Re: [spdx-tech] An example of a super simple SPDX licenses registry, for discussion
toggle quoted message Show quoted text
IMO the "ideal" here is that there is some automated way of "fingerprinting"[G.O.] There are a few pieces of this in place. The SPDX legal team has developed matching guidelines (https://spdx.org/spdx-license-list/matching-guidelines) and implemented a template language to express variability in license text which agrees with the matching guidelines (https://spdx.org/spdx-specification-21-web-version#h.2mjng0vqrghe). There is an implementation of these guidelines in an algorithm (https://github.com/spdx/tools/blob/master/src/org/spdx/compare/LicenseCompareHelper.java). Currently, when you submit a license, this algorithm is invoked and the license you are submitted is compared to all approved licenses. This algorithm is also used when we generate the HTML and data formats of the license.

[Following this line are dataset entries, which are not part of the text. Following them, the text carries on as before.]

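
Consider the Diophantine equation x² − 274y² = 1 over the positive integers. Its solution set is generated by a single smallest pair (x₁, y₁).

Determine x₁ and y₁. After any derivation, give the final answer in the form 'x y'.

[16; 1,1,4,4,1,1,32] for √274; ℓ=7 ⇒ convergent index 13
step 0: (16, 1)  from 16·(1,0) + (0,1)
step 1: (17, 1)  from 1·(16,1) + (1,0)
step 2: (33, 2)  from 1·(17,1) + (16,1)
…
step 5: (778, 47)  from 1·(629,38) + (149,9)
…
step 8: (47209, 2852)  from 1·(45802,2767) + (1407,85)
step 9: (93011, 5619)  from 1·(47209,2852) + (45802,2767)
…
step 12: (2189276, 132259)  from 1·(1770023,106931) + (419253,25328)
step 13: (3959299, 239190)  from 1·(2189276,132259) + (1770023,106931)
(x₁, y₁) = (3959299, 239190);  3959299² − 274·239190² = 1 ✓

3959299 239190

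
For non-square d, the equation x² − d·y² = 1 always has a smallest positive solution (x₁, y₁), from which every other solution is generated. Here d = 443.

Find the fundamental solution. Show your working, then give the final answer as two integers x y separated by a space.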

There are a few inhibitors to realizing Jeff's "Ideal" solution. The solution relies on templates expressed in the license XML. Not all licenses have the templates fully implemented. If you compare licenses and expect a match and it doesn't match, it likely is due to some missing templatization. Another inhibitor is the algorithm is rather slow which prevents its use in broader license scanning solutions. There are likely some bugs/improvements that can be made as well.

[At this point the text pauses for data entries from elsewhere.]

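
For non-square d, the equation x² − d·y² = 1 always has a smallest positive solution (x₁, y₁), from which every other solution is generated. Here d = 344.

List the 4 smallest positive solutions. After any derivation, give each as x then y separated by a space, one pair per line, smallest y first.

√344 → a₀=18, period (1,1,4,1,3,1,4,1,1,36); ℓ=10 even so k=9
step 0: (18, 1)  from 18·(1,0) + (0,1)
…
step 2: (37, 2)  from 1·(19,1) + (18,1)
step 3: (167, 9)  from 4·(37,2) + (19,1)
step 4: (204, 11)  from 1·(167,9) + (37,2)
step 5: (779, 42)  from 3·(204,11) + (167,9)
step 6: (983, 53)  from 1·(779,42) + (204,11)
…
step 8: (5694, 307)  from 1·(4711,254) + (983,53)
step 9: (10405, 561)  from 1·(5694,307) + (4711,254)
(x₁, y₁) = (10405, 561);  10405² − 344·561² = 1 ✓
k=2:  x_2 = 10405·10405+344·561·561 = 216528049,  y_2 = 10405·561+561·10405 = 11674410
k=3:  x_3 = 10405·216528049+344·561·11674410 = 4505948689285,  y_3 = 10405·11674410+561·216528049 = 242944471539
k=4:  x_4 = 10405·4505948689285+344·561·242944471539 = 93768792007492801,  y_4 = 10405·242944471539+561·4505948689285 = 5055674441052180

10405 561
216528049 11674410
4505948689285 242944471539
93768792007492801 5055674441052180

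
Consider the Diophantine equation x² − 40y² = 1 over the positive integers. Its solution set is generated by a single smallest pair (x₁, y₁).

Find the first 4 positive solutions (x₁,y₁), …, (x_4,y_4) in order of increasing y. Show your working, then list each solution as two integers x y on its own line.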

Contributions are more than welcome to overcome these limitations. To improve the license templates, contribute XML improvements to the LicenseList-XML repo: https://github.com/spdx/license-list-XML/blob/master/CONTRIBUTING.md To improve the algorithm, contribute to the SPDX tools repo: https://github.com/spdx/tools/blob/master/CONTRIBUTING.md
There are some good active discussions ongoing on improving the license submittal process, but I'll leave comments on the process to the legal team members.